Harnessing an avalanche at the nanoscale
Scanning confocal microscopy experiments led by co-author P. James Schuck, an associate professor of mechanical engineering at Columbia Engineering who was a senior scientist in Berkeley Lab’s Molecular Foundry, showed that nanoparticles doped with moderately high concentrations of thulium exhibited nonlinear responses greater than expected for photon avalanching, making these nanoparticles one of the most nonlinear nanomaterials known to exist.
Changhwan Lee, a graduate student in Schuck’s lab, performed a battery of optical measurements and calculations to confirm that the nanoparticles met the strict criteria for photon avalanching. This work is the first time all the criteria for photon avalanching have been met in a single nanometer-sized particle.

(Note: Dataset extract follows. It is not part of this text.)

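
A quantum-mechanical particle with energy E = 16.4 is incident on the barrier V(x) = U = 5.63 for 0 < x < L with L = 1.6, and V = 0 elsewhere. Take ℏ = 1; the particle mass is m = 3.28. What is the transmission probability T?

T = 0.974

E > U: inside the barrier k₂ = √(2m(E − U))/ℏ = 8.405, k₂L = 13.45.
T = [1 + U² sin²(k₂L) / (4E(E − U))]⁻¹ = 1/1.027 = 0.974.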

The extreme nonlinearity of the avalanching nanoparticles allowed Schuck and Lee to excite and image single nanoparticles spaced closer than 70 nanometers apart. In conventional “linear” light microscopy, many nanoparticles are excited by the laser beam, which has a diameter of greater than 500 nanometers, making the nanoparticles appear as one large spot of light.
The authors’ technique—called photon avalanche single-beam super-resolution imaging (PASSI) – takes advantage of the fact that a focused laser beam spot is more intense in its center than on its edges, Chan said. Since the emission of the ANPs steeply increases with laser intensity, only the particles in the 70-nanometer center of the laser beam emit appreciable amounts of light, leading to the exquisite resolution of PASSI.
The current study, the researchers say, immediately opens new applications in ultrasensitive infrared photon detection and conversion of near-infrared light into higher energies for super-resolution imaging with commercially available scanning confocal optical microscopes, and improved resolution in state-of-the-art super-resolution optical microscopes.
“That’s amazing. Usually in optical science, you have to use really intense light to get a large nonlinear effect—and that’s no good for bioimaging because you’re cooking your cells with that power of light,” said Schuck, who has continued his collaborative research at the Molecular Foundry as a user. “But with these thulium-doped nanoparticles, we’ve shown that they don’t require that much input intensity to get a resolution that’s less than 70 nanometers. Normally, with a scanning confocal microscope, you’d get 300 nanometers. That’s a pretty good improvement, and we’ll take it, especially since you’re getting super-resolution images essentially for free.”
Now that they have successfully lowered the diffraction limit with their photon avalanching nanoparticles, the researchers would like to experiment with new formulations of the material to image living systems, or detect changes in temperature across a cell’s organelle and protein complex.
“Observing such highly nonlinear phenomena in nanoparticles is exciting because nonlinear processes are thought to pattern structures like stripes in animals and to produce periodic, clocklike behavior,” Chan noted. “Nanoscale nonlinear processes could be used to make tiny analog-to-digital converters, which may be useful for light-based computer chips, or they could be used to concentrate dim, uniform light into concentrated pulses.”
“These are such unusual materials, and they’re brand new. We hope that people will want to try them with different microscopes and different samples, because the great thing about basic science discoveries is that you can take an unexpected result and see your colleagues run with it in exciting new directions,” Cohen said.